El académico explicó que el cólera entre los años 1886 y 1889 se transformó en una pandemia global. En su exposición el profesor, se focalizó en la epidemia que afectó a Valparaíso y analizó esta enfermedad como un fenómeno cultural.

La enfermedad del cólera fue un fenómeno que tenía dos realidades paralelas: el hecho patológico y el hecho social. Respecto al hecho patológico, muchas personas se enfermaron por contagio, requiriendo de atención médica y en mayor o menor frecuencia morían en esa época. Por otro lado, el hecho social, en tanto perturbador de la normal convivencia de la ciudad, generando desajustes económicos y poniendo de manifiesto las diferentes condiciones de vida y moral de la sociedad porteña.

“En esta época Valparaíso estaba en un proceso de auge desde el punto de vista comercial, pero existían condiciones sanitarias deficientes”, comentó el profesor. Además, mencionó la crítica que hubo hacia las autoridades por minimizar los efectos de la epidemia, con lo que se advierte se intentaba mantener el orden social para no generar situaciones que alteraran la normal vida de la ciudad.

Se tomaron algunas medidas higiénicas y formas de enfrentar la epidemia. En este sentido, se incentivó la preocupación por la higiene individual y doméstica, poniendo especial atención en “conservar completa calma de espíritu y no tener miedo exagerado por las enfermedades”.  Asimismo, se hizo un llamado para evitar las fatigas y el exceso de trabajo; eliminar las vigilias prolongadas o las “causas” de debilitamiento; usar regular abrigo para evitar resfriados; ser sobrio en las comidas para evitar indigestión y diarreas; que las aguas para la bebida sean de buena calidad y desarrollar aseos en quebradas, entre otras sugerencias.
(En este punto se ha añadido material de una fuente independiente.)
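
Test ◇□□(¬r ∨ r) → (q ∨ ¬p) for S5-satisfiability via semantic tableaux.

1. ◇□□(¬r ∨ r) → (q ∨ ¬p), u
2. q ∨ ¬p, u
3. ¬p, u
Accessibility: uRu

Satisfiable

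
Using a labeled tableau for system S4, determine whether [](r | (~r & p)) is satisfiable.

Yes, satisfiable

1. [](r | (~r & p)), w0
2. r | (~r & p), w0
3. ~r & p, w0
4. ~r, w0
5. p, w0
Accessibility: w0Rw0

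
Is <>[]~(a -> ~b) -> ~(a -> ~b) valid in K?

Invalid (countermodel exists)

Tableau for the negation ~(<>[]~(a -> ~b) -> ~(a -> ~b)):
1. ~(<>[]~(a -> ~b) -> ~(a -> ~b)), 0
2. <>[]~(a -> ~b), 0
3. a -> ~b, 0
4. ~b, 0
5. []~(a -> ~b), 1
Accessibility: 0R1
The negation has an open branch (countermodel exists).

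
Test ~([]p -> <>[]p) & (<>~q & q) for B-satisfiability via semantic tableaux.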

Hubo un cambio en la perspectiva de enfrentar la higiene pública de parte de las autoridades, que se reforzó luego de esta epidemia. Se hizo un llamado a cautelar lo siguiente: sanitizar los espacios (contar con una buena evacuación y desinfección de aguas servidas); impulsar medidas urbanísticas (establecimientos de plazas, parques, etc); control de las fábricas y manufacturas (sacar este tipo de establecimientos del centro de la ciudad por la contaminación); desarrollo de servicios públicos (implementación de reformas en mataderos, cárceles, cementerios, etc).
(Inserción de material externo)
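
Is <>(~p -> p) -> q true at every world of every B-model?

No, not valid

Tableau for the negation ~(<>(~p -> p) -> q):
1. ~(<>(~p -> p) -> q), u
2. <>(~p -> p), u   [~->-rule on 1]
3. ~q, u   [~->-rule on 1]
4. ~p -> p, v   [<>-rule on 2: fresh world v, uRv]
5. p, v   [->-rule on 4 (branches; this branch)]
Accessibility: uRu, uRv, vRu, vRv
The negation has an open branch (countermodel exists).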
Se aprecia en esta época la idea de que “una ciudad sana es una ciudad culta y moralizada”, esto consistía en construir una propuesta de cómo debe comportarse una sociedad. Otro discurso pretendía disminuir el número de pobres a través del desarrollo de actividades económicas y comerciales, ya que esta condición era vista como un factor de enfermedades.